A lactose intolerance diet means that all lactose products are either rarely ingested or eliminated permanently from your daily eating. These foods include, but are not limited to, milk, butter, yogurt, cheese, ice cream, creamed vegetables, pancakes, waffles, eggs, toffee, and caramel. The amount of lactose a person can digest varies with each individual, so there is no universal way to discern the proper amount your body can handle. One suggestion would be to record a food journal to gauge your reactions to certain foods.
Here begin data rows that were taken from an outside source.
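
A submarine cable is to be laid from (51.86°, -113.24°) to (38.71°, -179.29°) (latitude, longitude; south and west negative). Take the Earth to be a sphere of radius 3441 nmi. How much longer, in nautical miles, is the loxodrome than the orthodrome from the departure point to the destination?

86 nmi

Great circle: cos σ = sin φ₁ sin φ₂ + cos φ₁ cos φ₂ cos Δλ,  σ = 0.8128 rad → d_gc = 2796.7 nmi
Rhumb line: Δψ = -0.3284, q = Δφ/Δψ = 0.6989, d_rh = R√(Δφ²+q²Δλ²) = 2882.5 nmi
Excess = 2882.5 − 2796.7 = 85.8 ≈ 86 nmi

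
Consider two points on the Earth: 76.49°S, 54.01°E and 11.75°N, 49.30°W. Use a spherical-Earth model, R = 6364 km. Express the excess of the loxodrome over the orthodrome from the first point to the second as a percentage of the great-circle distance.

Great circle: σ = 1.8242 rad → d_gc = Rσ = 11609.0 km
Rhumb: Δφ = +1.5401, Δλ = -1.8031, Δψ = +2.3398, q = Δφ/Δψ = 0.6582 → d_rh = R√(Δφ²+q²Δλ²) = 12373.6 km
Excess = (12373.6 − 11609.0) / 11609.0 = 764.6 / 11609.0 = 6.59% ≈ 6.6%

6.6%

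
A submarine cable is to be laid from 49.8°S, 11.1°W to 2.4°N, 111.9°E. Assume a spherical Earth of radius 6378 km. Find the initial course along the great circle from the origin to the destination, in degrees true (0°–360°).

N = sin Δλ·cos φ₂ = +0.8379;  D = cos φ₁ sin φ₂ − sin φ₁ cos φ₂ cos Δλ = -0.3886
initial course = atan2(N, D) = 114.88°

114.9°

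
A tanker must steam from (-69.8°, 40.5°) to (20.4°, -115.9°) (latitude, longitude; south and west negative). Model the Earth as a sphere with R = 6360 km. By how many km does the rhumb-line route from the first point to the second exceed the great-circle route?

2201 km

Great circle: cos σ = sin φ₁ sin φ₂ + cos φ₁ cos φ₂ cos Δλ,  σ = 2.2443 rad → d_gc = 14273.6 km
Rhumb line: Δψ = +2.0891, q = Δφ/Δψ = 0.7536, d_rh = R√(Δφ²+q²Δλ²) = 16474.5 km
Excess = 16474.5 − 14273.6 = 2200.9 ≈ 2201 km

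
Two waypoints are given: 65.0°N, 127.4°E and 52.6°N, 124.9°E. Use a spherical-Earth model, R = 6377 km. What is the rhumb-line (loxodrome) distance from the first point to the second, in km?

Rhumb course C = atan2(Δλ, Δψ) with Δψ = ln[tan(π/4+φ₂/2)/tan(π/4+φ₁/2)] = -0.4232, Δλ = -0.0436 → C = 185.89°
d = R·|Δφ| / |cos C| = 6377·0.21642 / 0.99473 = 1387 km

1387 km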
Lactose intolerance can cause many uncomfortable symptoms, which may include nausea, indigestion, diarrhea, and stomach cramping. However, it will not damage your intestines. You can alleviate the symptoms of lactose intolerance by eliminating lactose from your diet or reducing your intake to levels your body can tolerate.
Remember, there are a variety of food products offered in lactose-free forms, just make sure to thoroughly read the labels to ensure there is no lactose before eating. To set up your lactose intolerance diet, you should consult with your physician.